The fix via stripe support was to move the generation of tokens to the server, but I was too far in to change my solutions, so I made this brutal hook to check for the modal. Hopefully this is fixed soon

/**
 * Check if the Stripe modal is open.
 * @link https://github.com/stripe/stripe-js/issues/599
 * Stripe has no way to tell if their modal is open, and when using a dialog .showmodal(), it opens overtop of the Stripe modal.
 * This hook checks if the Stripe modal is open
 */
export function useStripeModal() {
  const [open, setOpen] = useState(false);
  const [checkoutNeedsToBeReopened, setCheckoutNeedsToBeReopened] = useState(false);
  const dialog = document.querySelector<HTMLDialogElement>('dialog.checkout');
  // Continually check if there is a div with the class of .StripeElement
  useInterval(() => {
    const stripeModal = document.querySelector(
      'div[tabindex="-1"] > iframe[name*="__privateStripeFrame"]'
    );
    setOpen(!!stripeModal);
  }, 250);

  useEffect(() => {
    console.log('Stripe modal status changed', open);
    // If the dialog is open and the stripe modal is open, close the dialog
    if(dialog?.open && open) {
      dialog.close();
      setCheckoutNeedsToBeReopened(true);
    } else if (checkoutNeedsToBeReopened && !open) {
      // If the dialog was closed and the stripe modal is closed, reopen the dialog
      dialog?.showModal();
    }
    // If the stripe modal is closed
  }, [open])
  return open;
}
ohnotnow commented 3 weeks ago

Somewhat tangential - but possibly of 👀 for @wesbos . Caleb Porzio was recently talking about the weirdness with the top level 'dialog' layer vs. z-index vs. manual vs. ..... stuff for his new component library.

https://notesonwork.transistor.fm/episodes/modals-and-popover-woes

(Not an affiliate link, blah)

Magellol commented 2 weeks ago

We also use the dialog element and ultimately faced the same issue with the 3D secure frame rendering below our modal that sits on the top layer.

I implemented something similar as shared by @Lutymane.

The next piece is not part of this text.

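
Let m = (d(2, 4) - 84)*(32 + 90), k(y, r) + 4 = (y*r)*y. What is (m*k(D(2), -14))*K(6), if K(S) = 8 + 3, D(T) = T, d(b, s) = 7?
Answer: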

It works well but I'm a bit worried about it relying on some implementation details from this library. For instance if the __privateStripeFrame name changes, it could break all of a sudden. I guess we need to be extra careful upgrading this lib since we rely on internals.

If we can't solve the z-index issue right away, it would be great if stripe would let us know when such frames like 3D secures are being displayed so we don't have to rely on the lib internals.

Note: this fix also works for stripe captcha challenges. It uses the same mechanism.